How SlyReply's fair-use policy works — a short cooldown after a busy burst, and the generous monthly limits behind it.

Fair Use & Limits

SlyReply is flat-rate — one price a month, no per-message charge. A fair-use policy sits behind that price so a single account can't run up unbounded cost. It is deliberately generous: normal day-to-day emailing never reaches it.

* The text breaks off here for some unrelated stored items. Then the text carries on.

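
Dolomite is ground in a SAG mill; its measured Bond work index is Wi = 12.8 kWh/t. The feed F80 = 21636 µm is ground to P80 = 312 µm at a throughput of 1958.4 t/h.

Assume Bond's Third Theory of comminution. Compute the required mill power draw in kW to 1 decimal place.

W = 10 Wi / √P80 − 10 Wi / √F80
W = 10·12.8·(1/√312 − 1/√21636) = 10·12.8·(0.049815) = 6.3764 kWh/t
Power = W × throughput = 6.3764 kWh/t × 1958.4 t/h = 12487.5 kW

P = 12487.5 kW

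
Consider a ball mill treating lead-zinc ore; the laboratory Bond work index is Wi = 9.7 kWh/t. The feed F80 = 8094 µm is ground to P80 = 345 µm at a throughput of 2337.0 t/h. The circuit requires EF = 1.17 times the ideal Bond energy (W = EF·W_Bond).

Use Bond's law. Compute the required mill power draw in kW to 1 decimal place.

P = 11331.2 kW

W = 10·Wi·(P80^(-½) − F80^(-½))
W = 10·9.7·(1/√345 − 1/√8094) = 10·9.7·(0.042723) = 4.1441 kWh/t
With EF = 1.17: W = 4.1441·1.17 = 4.8486 kWh/t
P = W·T = 4.8486·2337.0 = 11331.2 kW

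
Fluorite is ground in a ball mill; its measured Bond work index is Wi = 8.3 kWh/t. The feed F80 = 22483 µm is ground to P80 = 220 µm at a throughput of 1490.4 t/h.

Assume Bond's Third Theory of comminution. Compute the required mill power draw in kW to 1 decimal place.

P = 7515.1 kW

W = 10·Wi·[P80^(−½) − F80^(−½)]
W = 10·8.3·(1/√220 − 1/√22483) = 10·8.3·(0.060751) = 5.0423 kWh/t
Mill draw = 5.0423 × 1490.4 = 7515.1 kW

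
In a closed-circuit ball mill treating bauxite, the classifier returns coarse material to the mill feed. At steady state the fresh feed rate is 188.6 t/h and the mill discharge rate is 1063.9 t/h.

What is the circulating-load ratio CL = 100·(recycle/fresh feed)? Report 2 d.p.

Steady state: M = F + R.
R = M − F = 1063.9 − 188.6 = 875.3 t/h
CL = 100·R/F = 100·875.3/188.6 = 464.10 %

CL = 464.10 %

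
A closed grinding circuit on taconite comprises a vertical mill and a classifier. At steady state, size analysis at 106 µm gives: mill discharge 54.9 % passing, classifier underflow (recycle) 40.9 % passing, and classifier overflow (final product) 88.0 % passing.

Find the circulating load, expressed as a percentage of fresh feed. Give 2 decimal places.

Two-product formula at 106 µm:
r = (o − d)/(d − u)
r = (88.0 − 54.9)/(54.9 − 40.9) = 33.1/14.0 = 2.3643
CL = 100·r = 236.43 %

CL = 236.43 %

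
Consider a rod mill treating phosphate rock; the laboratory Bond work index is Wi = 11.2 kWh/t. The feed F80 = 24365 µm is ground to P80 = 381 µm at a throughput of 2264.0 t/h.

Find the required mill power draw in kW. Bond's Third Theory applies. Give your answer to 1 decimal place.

P = 11366.2 kW

W = 10 Wi / √P80 − 10 Wi / √F80
W = 10·11.2·(1/√381 − 1/√24365) = 10·11.2·(0.044825) = 5.0204 kWh/t
P_mill = W·ṁ = 5.0204·2264.0 = 11366.2 kW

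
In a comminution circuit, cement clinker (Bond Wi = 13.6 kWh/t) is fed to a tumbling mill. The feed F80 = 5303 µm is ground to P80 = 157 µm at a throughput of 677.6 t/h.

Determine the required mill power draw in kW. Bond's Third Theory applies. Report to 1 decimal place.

P = 6089.2 kW

W = 10·Wi·[P80^(−½) − F80^(−½)]
W = 10·13.6·(1/√157 − 1/√5303) = 10·13.6·(0.066077) = 8.9864 kWh/t
Mill draw = 8.9864 × 677.6 = 6089.2 kW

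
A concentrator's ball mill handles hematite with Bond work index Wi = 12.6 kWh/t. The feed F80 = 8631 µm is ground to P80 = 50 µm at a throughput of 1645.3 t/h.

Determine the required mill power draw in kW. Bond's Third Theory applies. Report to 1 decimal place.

P = 27086.3 kW

W = 10 Wi (P80^-0.5 − F80^-0.5)
W = 10·12.6·(1/√50 − 1/√8631) = 10·12.6·(0.130657) = 16.4628 kWh/t
P_mill = W·ṁ = 16.4628·1645.3 = 27086.3 kW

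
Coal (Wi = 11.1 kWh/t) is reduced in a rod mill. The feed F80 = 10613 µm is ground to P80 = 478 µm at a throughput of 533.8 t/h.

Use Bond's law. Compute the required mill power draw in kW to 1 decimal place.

P = 2135.0 kW

Bond:  W = 10 Wi (1/√P − 1/√F)
W = 10·11.1·(1/√478 − 1/√10613) = 10·11.1·(0.036032) = 3.9996 kWh/t
Mill draw = 3.9996 × 533.8 = 2135.0 kW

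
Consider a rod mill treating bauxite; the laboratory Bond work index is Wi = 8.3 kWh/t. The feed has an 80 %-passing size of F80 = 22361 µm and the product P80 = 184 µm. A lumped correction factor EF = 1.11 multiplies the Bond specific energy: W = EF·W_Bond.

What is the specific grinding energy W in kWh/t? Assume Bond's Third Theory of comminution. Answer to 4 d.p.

W_Bond = 10·Wi·(1/√P₈₀ − 1/√F₈₀)
1/√184 = 0.073721;  1/√22361 = 0.006687
W = 10·8.3·(0.073721 − 0.006687) = 5.5638 kWh/t
Corrected W = EF·W_Bond = 1.11·5.5638 = 6.1758 kWh/t

W = 6.1758 kWh/t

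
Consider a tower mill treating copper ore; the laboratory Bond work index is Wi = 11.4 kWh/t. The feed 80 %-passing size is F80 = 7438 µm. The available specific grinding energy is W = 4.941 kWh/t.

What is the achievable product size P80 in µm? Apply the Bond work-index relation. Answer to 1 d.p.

P80 = 331.3 µm

W = 10 Wi / √P80 − 10 Wi / √F80
⇒ 1/√P80 = W/(10·Wi) + 1/√F80
  = 4.9410/(10·11.4) + 1/√7438 = 0.043342 + 0.011595 = 0.054937
P80 = (1/0.054937)² = 18.2026² = 331.34 µm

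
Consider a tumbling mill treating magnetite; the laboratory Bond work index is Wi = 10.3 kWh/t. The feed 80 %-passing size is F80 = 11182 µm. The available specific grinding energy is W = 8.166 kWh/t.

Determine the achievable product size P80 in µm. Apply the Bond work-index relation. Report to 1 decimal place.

P80 = 127.0 µm

W = 10·Wi·[P80^(−½) − F80^(−½)]
1/√P80 = 1/√F80 + W/(10·Wi)
  = 8.1660/(10·10.3) + 1/√11182 = 0.079282 + 0.009457 = 0.088738
P80 = (1/0.088738)² = 11.2691² = 126.99 µm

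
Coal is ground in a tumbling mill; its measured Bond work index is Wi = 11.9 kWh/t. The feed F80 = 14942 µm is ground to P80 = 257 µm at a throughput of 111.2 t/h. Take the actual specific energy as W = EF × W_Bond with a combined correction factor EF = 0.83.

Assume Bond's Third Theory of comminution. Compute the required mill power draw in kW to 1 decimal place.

Bond: W = 10·Wi·(1/√P80 − 1/√F80)
W = 10·11.9·(1/√257 − 1/√14942) = 10·11.9·(0.054197) = 6.4495 kWh/t
With EF = 0.83: W = 6.4495·0.83 = 5.3531 kWh/t
Mill draw = 5.3531 × 111.2 = 595.3 kW

P = 595.3 kW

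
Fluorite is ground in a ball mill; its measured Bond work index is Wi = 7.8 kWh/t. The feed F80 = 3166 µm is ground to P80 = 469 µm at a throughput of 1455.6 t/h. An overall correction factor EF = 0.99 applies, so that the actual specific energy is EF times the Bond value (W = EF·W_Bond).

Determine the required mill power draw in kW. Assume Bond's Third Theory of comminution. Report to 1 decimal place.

P = 3192.6 kW

Bond:  W = 10 Wi (1/√P − 1/√F)
W = 10·7.8·(1/√469 − 1/√3166) = 10·7.8·(0.028403) = 2.2155 kWh/t
With EF = 0.99: W = 2.2155·0.99 = 2.1933 kWh/t
P_mill = W·ṁ = 2.1933·1455.6 = 3192.6 kW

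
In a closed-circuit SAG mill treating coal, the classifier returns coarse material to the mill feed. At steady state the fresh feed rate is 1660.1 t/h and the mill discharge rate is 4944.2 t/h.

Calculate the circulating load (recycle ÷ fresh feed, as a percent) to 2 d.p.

CL = 197.83 %

M = F + R at steady state, so:
R = M − F = 4944.2 − 1660.1 = 3284.1 t/h
CL = 100·R/F = 100·3284.1/1660.1 = 197.83 %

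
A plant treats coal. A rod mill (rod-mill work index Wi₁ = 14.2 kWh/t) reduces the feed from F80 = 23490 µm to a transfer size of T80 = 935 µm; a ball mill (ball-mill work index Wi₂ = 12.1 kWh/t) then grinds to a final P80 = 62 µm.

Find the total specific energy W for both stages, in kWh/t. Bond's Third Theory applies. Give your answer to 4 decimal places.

W = 15.1273 kWh/t

W = 10 Wi (P80^-0.5 − F80^-0.5)
Stage 1 (23490→935 µm, Wi₁=14.2): W₁ = 10·14.2·(0.032703 − 0.006525) = 3.7174 kWh/t
Stage 2 (935→62 µm, Wi₂=12.1): W₂ = 10·12.1·(0.127000 − 0.032703) = 11.4099 kWh/t
W = W₁ + W₂ = 3.7174 + 11.4099 = 15.1273 kWh/t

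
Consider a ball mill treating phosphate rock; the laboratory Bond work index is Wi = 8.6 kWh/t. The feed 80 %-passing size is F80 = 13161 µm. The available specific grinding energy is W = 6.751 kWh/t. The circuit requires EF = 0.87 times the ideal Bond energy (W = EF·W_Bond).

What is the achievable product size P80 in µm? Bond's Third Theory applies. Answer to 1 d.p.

P80 = 102.1 µm

W_Bond = 10·Wi·(1/√P₈₀ − 1/√F₈₀)
W_Bond = W / EF = 6.751 / 0.87 = 7.7598 kWh/t
⇒ 1/√P80 = W_Bond/(10·Wi) + 1/√F80
  = 7.7598/(10·8.6) + 1/√13161 = 0.090230 + 0.008717 = 0.098947
P80 = (1/0.098947)² = 10.1065² = 102.14 µm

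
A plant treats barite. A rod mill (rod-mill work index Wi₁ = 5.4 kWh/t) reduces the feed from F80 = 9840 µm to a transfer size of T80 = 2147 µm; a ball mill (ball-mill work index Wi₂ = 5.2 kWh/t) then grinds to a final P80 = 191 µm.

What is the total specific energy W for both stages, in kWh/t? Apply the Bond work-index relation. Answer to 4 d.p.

W = 3.2614 kWh/t

Bond: W = 10·Wi·(1/√P80 − 1/√F80)
Stage 1 (9840→2147 µm, Wi₁=5.4): W₁ = 10·5.4·(0.021582 − 0.010081) = 0.6210 kWh/t
Stage 2 (2147→191 µm, Wi₂=5.2): W₂ = 10·5.2·(0.072357 − 0.021582) = 2.6403 kWh/t
W = W₁ + W₂ = 0.6210 + 2.6403 = 3.2614 kWh/t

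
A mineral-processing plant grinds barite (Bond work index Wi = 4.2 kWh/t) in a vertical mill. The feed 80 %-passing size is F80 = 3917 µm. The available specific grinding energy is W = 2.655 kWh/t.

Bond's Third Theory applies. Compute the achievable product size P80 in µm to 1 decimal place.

P80 = 159.5 µm

W = 10·Wi·[P80^(−½) − F80^(−½)]
P80^(−½) = W/(10 Wi) + F80^(−½)
  = 2.6550/(10·4.2) + 1/√3917 = 0.063214 + 0.015978 = 0.079192
P80 = (1/0.079192)² = 12.6275² = 159.45 µm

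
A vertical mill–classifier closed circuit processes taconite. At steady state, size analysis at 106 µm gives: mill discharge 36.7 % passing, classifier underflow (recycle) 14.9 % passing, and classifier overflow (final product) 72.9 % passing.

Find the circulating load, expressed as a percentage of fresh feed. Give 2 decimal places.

CL = 166.06 %

Let r = R/F. Size balance at 106 µm:
d + r·d = r·u + o → r(d−u) = o−d
r = (72.9 − 36.7)/(36.7 − 14.9) = 36.2/21.8 = 1.6606
CL = 100·r = 166.06 %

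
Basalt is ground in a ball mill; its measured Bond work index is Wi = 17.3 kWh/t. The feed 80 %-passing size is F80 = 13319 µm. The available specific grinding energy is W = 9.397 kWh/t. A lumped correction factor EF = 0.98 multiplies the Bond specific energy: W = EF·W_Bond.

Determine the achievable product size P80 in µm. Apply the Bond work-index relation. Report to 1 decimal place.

P80 = 243.4 µm

Bond:  W = 10 Wi (1/√P − 1/√F)
W_Bond = W / EF = 9.397 / 0.98 = 9.5888 kWh/t
⇒ 1/√P80 = W_Bond/(10 Wi) + 1/√F80
  = 9.5888/(10·17.3) + 1/√13319 = 0.055426 + 0.008665 = 0.064091
P80 = (1/0.064091)² = 15.6027² = 243.45 µm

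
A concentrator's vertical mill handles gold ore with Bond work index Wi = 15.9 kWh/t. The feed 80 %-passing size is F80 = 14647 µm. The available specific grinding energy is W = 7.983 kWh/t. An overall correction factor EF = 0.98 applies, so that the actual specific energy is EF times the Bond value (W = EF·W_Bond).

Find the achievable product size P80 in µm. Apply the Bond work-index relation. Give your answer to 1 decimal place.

W = 10 Wi (P80^-0.5 − F80^-0.5)
W_Bond = W / EF = 7.983 / 0.98 = 8.1459 kWh/t
1/√P80 = 1/√F80 + W_Bond/(10·Wi)
  = 8.1459/(10·15.9) + 1/√14647 = 0.051232 + 0.008263 = 0.059495
P80 = (1/0.059495)² = 16.8081² = 282.51 µm

P80 = 282.5 µm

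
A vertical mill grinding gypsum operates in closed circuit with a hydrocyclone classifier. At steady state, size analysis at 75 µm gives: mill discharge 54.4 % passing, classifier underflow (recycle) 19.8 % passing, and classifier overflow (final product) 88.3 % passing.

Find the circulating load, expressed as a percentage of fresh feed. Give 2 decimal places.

Balance %-passing 75 µm (r = R/F):
d + r·d = r·u + o → r(d−u) = o−d
r = (88.3 − 54.4)/(54.4 − 19.8) = 33.9/34.6 = 0.9798
CL = 100·r = 97.98 %

CL = 97.98 %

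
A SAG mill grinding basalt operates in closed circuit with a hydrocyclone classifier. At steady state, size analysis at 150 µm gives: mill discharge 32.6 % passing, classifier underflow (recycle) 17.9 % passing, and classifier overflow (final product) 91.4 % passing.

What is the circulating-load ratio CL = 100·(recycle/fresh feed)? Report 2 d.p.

CL = 400.00 %

Mass balance on the −150 µm fraction:
r = (o − d)/(d − u)
r = (91.4 − 32.6)/(32.6 − 17.9) = 58.8/14.7 = 4.0000
CL = 100·r = 400.00 %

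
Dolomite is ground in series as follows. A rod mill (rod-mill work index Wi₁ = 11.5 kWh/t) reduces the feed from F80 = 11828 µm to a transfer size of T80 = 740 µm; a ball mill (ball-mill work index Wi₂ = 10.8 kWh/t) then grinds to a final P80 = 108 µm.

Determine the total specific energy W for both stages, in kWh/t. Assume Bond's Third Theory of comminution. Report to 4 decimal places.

W = 9.5922 kWh/t

Bond:  W = 10 Wi (1/√P − 1/√F)
Stage 1 (11828→740 µm, Wi₁=11.5): W₁ = 10·11.5·(0.036761 − 0.009195) = 3.1701 kWh/t
Stage 2 (740→108 µm, Wi₂=10.8): W₂ = 10·10.8·(0.096225 − 0.036761) = 6.4221 kWh/t
W = W₁ + W₂ = 3.1701 + 6.4221 = 9.5922 kWh/t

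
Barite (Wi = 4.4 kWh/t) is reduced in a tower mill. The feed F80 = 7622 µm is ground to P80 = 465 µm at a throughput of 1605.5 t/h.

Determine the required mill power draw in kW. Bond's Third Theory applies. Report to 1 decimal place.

P = 2466.8 kW

W = 10 Wi / √P80 − 10 Wi / √F80
W = 10·4.4·(1/√465 − 1/√7622) = 10·4.4·(0.034920) = 1.5365 kWh/t
Power = W × throughput = 1.5365 kWh/t × 1605.5 t/h = 2466.8 kW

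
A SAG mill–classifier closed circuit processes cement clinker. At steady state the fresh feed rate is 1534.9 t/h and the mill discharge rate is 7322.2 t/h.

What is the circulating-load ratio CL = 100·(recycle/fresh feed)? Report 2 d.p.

CL = 377.05 %

Mill node: discharge = fresh + recycle.
R = M − F = 7322.2 − 1534.9 = 5787.3 t/h
CL = 100·R/F = 100·5787.3/1534.9 = 377.05 %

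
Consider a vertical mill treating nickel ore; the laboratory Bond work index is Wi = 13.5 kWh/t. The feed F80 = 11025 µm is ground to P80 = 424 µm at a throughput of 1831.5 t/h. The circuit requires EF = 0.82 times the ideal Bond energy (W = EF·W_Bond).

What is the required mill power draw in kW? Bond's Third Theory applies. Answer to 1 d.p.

W = 10·Wi·(P80^(-½) − F80^(-½))
W = 10·13.5·(1/√424 − 1/√11025) = 10·13.5·(0.039040) = 5.2705 kWh/t
Corrected W = EF·W_Bond = 0.82·5.2705 = 4.3218 kWh/t
Mill draw = 4.3218 × 1831.5 = 7915.3 kW

P = 7915.3 kW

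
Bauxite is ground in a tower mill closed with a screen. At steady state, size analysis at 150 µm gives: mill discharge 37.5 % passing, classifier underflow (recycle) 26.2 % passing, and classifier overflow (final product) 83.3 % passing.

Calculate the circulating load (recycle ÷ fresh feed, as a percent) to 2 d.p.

CL = 405.31 %

Two-product formula at 150 µm:
r = (o − d)/(d − u)
r = (83.3 − 37.5)/(37.5 − 26.2) = 45.8/11.3 = 4.0531
CL = 100·r = 405.31 %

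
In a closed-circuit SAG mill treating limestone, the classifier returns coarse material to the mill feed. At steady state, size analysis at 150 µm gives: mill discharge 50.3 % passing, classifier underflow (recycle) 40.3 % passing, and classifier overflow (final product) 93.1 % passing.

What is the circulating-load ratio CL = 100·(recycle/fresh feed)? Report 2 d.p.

CL = 428.00 %

Classifier node, passing 150 µm:
(1+r)d = ru + o → r = (o−d)/(d−u)
r = (93.1 − 50.3)/(50.3 − 40.3) = 42.8/10.0 = 4.2800
CL = 100·r = 428.00 %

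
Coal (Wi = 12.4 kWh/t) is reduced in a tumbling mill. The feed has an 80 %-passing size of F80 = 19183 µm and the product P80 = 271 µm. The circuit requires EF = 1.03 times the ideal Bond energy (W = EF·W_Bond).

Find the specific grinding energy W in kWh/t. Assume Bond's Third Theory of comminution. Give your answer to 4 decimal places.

Bond: W = 10·Wi·(1/√P80 − 1/√F80)
1/√271 = 0.060746;  1/√19183 = 0.007220
W = 10·12.4·(0.060746 − 0.007220) = 6.6372 kWh/t
With EF = 1.03: W = 6.6372·1.03 = 6.8363 kWh/t

W = 6.8363 kWh/t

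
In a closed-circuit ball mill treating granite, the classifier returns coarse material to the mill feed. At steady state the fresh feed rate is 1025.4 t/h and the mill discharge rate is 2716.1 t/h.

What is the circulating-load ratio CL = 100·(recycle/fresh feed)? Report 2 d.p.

Steady state: M = F + R.
R = M − F = 2716.1 − 1025.4 = 1690.7 t/h
CL = 100·R/F = 100·1690.7/1025.4 = 164.88 %

CL = 164.88 %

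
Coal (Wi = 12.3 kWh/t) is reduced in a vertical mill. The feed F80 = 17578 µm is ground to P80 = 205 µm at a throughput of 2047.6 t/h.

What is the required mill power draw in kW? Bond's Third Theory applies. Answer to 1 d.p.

Bond:  W = 10 Wi (1/√P − 1/√F)
W = 10·12.3·(1/√205 − 1/√17578) = 10·12.3·(0.062301) = 7.6630 kWh/t
P_mill = W·ṁ = 7.6630·2047.6 = 15690.7 kW

P = 15690.7 kW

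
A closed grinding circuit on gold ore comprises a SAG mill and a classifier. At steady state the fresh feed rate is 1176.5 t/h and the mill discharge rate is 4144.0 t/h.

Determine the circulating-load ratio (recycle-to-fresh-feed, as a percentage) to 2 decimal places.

CL = 252.23 %

Mill node: discharge = fresh + recycle.
R = M − F = 4144.0 − 1176.5 = 2967.5 t/h
CL = 100·R/F = 100·2967.5/1176.5 = 252.23 %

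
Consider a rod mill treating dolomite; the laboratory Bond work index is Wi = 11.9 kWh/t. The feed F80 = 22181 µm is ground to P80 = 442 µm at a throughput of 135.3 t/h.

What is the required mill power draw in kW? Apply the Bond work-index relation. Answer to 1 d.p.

P = 657.7 kW

W = 10 Wi / √P80 − 10 Wi / √F80
W = 10·11.9·(1/√442 − 1/√22181) = 10·11.9·(0.040851) = 4.8612 kWh/t
P = W·T = 4.8612·135.3 = 657.7 kW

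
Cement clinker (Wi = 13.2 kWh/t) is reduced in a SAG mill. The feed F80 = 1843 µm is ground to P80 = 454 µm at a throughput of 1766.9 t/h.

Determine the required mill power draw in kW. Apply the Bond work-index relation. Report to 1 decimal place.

P = 5513.3 kW

W = 10 Wi (1/√P80 − 1/√F80)  [Bond]
W = 10·13.2·(1/√454 − 1/√1843) = 10·13.2·(0.023639) = 3.1203 kWh/t
Mill draw = 3.1203 × 1766.9 = 5513.3 kW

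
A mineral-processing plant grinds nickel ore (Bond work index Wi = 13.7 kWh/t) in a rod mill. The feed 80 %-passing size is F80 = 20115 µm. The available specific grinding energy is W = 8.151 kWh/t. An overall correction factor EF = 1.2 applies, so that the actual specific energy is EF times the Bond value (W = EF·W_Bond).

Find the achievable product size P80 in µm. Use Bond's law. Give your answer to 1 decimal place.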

A short rest after a busy burst

If an account sends a large burst of replies in a short window it takes an automatic 3-hour cooldown. Paid plans get a larger short-burst allowance than the free plan — roughly 20 replies within 60 minutes on Free, ~100 on Pro, and ~300 on Power before the cooldown kicks in, so a busier paid account isn't held to the free rate. (These are the production defaults; non-production environments like preview / sandbox tighten the thresholds so the cooldown can be exercised in testing.) During the cooldown:

  • Every inbound email is held and re-processed automatically the moment the cooldown ends, so in normal cases nothing is lost.
  • The first email from any given sender during the cooldown gets a friendly, one-time notice — "agent is taking a short break; your email is in the queue, no need to resend, expect a real reply around HH:MM." Further emails from the same sender during the same cooldown are also held but don't get a repeat notice (the first one already covers them — that's deliberate, to avoid burying the sender in resting messages).
  • If a very large volume backs up during the cooldown, the oldest held emails get the same "short break" note instead of being queued. The threshold sits well above any normal busy hour.

The cooldown clears itself; there is nothing to buy and nothing to do. In practice it's almost always a sign of a misconfiguration — an agent caught in a mail loop, or wired behind a busy web form — rather than genuine use.

Generous monthly limits

Behind the cooldown, each plan has a generous monthly allowance of replies and images. It's an outer backstop, not a meter:

PlanReplies / monthImages / month
Free50— (no image generation)
Pro2,00025
Power10,000150

These reset every 30 days. They sit far above what a typical user sends, so reaching one is rare — and if you get close, your profile says so plainly, well before.

Seeing where you stand

Your Usage & Billing page shows a calm, qualitative status for the month — quiet, steady, busy, or resting — alongside the plain count of replies used and the date your period rolls over. When an agent is resting, the page tells you when it's back. The intent is for the page to be glanceable rather than something to budget against in detail; the monthly ceiling sits far above normal use, so the qualitative status is what matters day-to-day.

What counts as heavier use

Fair use is measured in replies and images, not raw tokens — but behind the scenes a reply's size does vary, and a few habits use the generous monthly allowance faster than others. Roughly, heavier:

  • Long emails and long threads. The agent re-reads the whole conversation each turn, so a 30-message thread is a bigger call than a fresh one-line question.
  • Attachments. A large PDF or image is a lot for the model to take in at once (Pro and Power only).
  • Image generation. Each image counts against the separate monthly image allowance — Pro 25, Power 150.
  • The most capable models. A GPT-5-class reply (Power) is a heavier call than a fast-model reply.

And lighter:

  • Short, focused questions with a clear ask.
  • Fresh threads for new topics — starting a new conversation drops the old history the agent would otherwise re-read every reply.
  • The fast models (Haiku / GPT-class minis) for everyday back-and-forth.

None of this is worth micro-managing — the monthly limits sit far above normal use. It only matters if an agent is unusually busy, e.g. wired behind a high-traffic inbox or a public form.

Abuse protection

Separately, SlyReply drops obviously abusive inbound mail immediately — mail loops, and floods of mail from many different senders at once — to protect both your account and the people emailing it. Ordinary correspondence is never affected.